AMENDMENT NO. 2 TO SERVICING AGREEMENT
Exhibit 10.37
AMENDMENT NO. 2 TO SERVICING AGREEMENT
This Amendment No. 2 to Servicing Agreement (Amendment) is made as of October 31, 2013 (Amendment Effective Date) by and between Blackhawk Network, Inc., an Arizona corporation (Servicer), and MetaBank, dba Meta Payment Systems, a federal saving bank (Bank).
RECITALS
Whereas, Servicer and Bank entered into a Servicing Agreement on March 30, 2012, as amended to date (the Agreement) whereby Servicer provides marketing and other services for Cards issued by Bank;
Whereas, the Parties desire to amend the Agreement in the particulars set forth below.
AGREEMENT
Now, therefore, for good and valuable consideration, the receipt and adequacy of which are hereby acknowledged, the parties agree as follows:
1. Sections 12.1(a) and 12.1(b) of the Agreement shall be deleted in their entirety and replaced with the following:
(a) Insurance Coverage. Each Party shall maintain at its sole expense,
(i) | Commercial General Liability Insurance. Coverage shall be at least as broad as the Insurance Services Office (ISO) Commercial General Liability Coverage occurrence form consistent with the obligations set forth immediately below. Commercial General Liability Insurance to include contractual liability, products/completed operations liability, and severability of interest clause (which must be maintained for three (3) years following termination of this Agreement) with minimum limits of ***** per occurrence and ***** in the aggregate, written on an occurrence form basis sufficient to satisfy a Partys defense and indemnification obligations. |
(ii) | Workers Compensation and Employers Liability Insurance. Workers Compensation Insurance or (if approved by the other Party in writing) self-insurance as required by applicable law, labor codes, acts, or statutes, state or federal (collectively, Workers Compensation Laws), and indicating compliance with such Workers Compensation Laws, and Employers Liability Insurance with minimum limits of not less than ***** per occurrence and ***** in the aggregate. |
(iii) | Professional Liability Insurance. Professional Liability Insurance to include errors and omissions appropriate to a Partys business, contractual liability coverage, with a minimum limit of at least ***** per occurrence and ***** in the aggregate, protecting the other Party from errors and omissions of a Party in connection with the performance of a Partys services during and for a period of at least three (3) years after the completion of said services. |
(b) Additional Insurance Coverage for Servicer and Program Critical Subcontractors. Servicer and each Program Critical Subcontractor shall maintain, at its sole expense:
(i) | Crime Insurance. A comprehensive crime policy, including employee dishonesty/fidelity coverage, with respect to the work or operations done in connection with this Agreement, with limits of no less than ***** per occurrence and ***** in the aggregate. |
(ii) | Data Security Insurance. Servicer shall maintain (and regardless shall require each Program Critical Subcontractor to maintain), throughout the term of this Agreement, an |
***** Confidential portions of the material have been omitted and filed separately with the Securities and Exchange Commission.

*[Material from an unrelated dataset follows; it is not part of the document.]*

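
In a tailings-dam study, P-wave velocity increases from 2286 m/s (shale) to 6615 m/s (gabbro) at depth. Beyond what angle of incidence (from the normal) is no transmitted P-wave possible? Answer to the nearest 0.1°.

20.2°

At critical incidence the refracted ray runs along the interface (θ₂ = 90°), so sin θ_c = V₁/V₂.
θ_c = arcsin(2286/6615) = arcsin 0.3456 = 20.22°.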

appropriate data security insurance policy, the limit of which shall be no less than ***** per occurrence or ***** aggregate, providing coverage in the event of loss of confidential data by Servicer, including but not limited to Cardholder Data and Confidential Information. Servicer shall require each Program Critical Subcontractor to maintain, throughout the term of this Agreement, an appropriate data security insurance policy, the limit of which shall be no less than ***** per occurrence or ***** aggregate, providing coverage in the event of loss of confidential data by the Program Critical Subcontractor), including but not limited to Cardholder Data and Confidential Information. |
2. Except as specifically modified by this Amendment, the Agreement shall remain in full force and effect. All capitalized terms not defined in this Amendment shall refer to their definition in the Agreement. This Amendment may not be amended or modified except pursuant to a written agreement signed by each of the parties hereto. This Amendment shall bind, and inure to the benefit of, Servicer and Bank and their successors and permitted assigns. This Amendment may be executed in counterparts, which execution may be by facsimile, each of which shall be deemed an original, and all of which together shall constitute one and the same instrument.
IN WITNESS WHEREOF, this Amendment is executed by the Parties authorized officers or representatives and shall be effective as of the Effective Date.
Servicer | Bank | |||||||
By: | /s/ Talbott Roche | By: | /s/ John Hagy | |||||
Name: | Talbott Roche | Name: | John Hagy | |||||
Title: | President | Title: | CLO |
***** Confidential portions of the material have been omitted and filed separately with the Securities and Exchange Commission.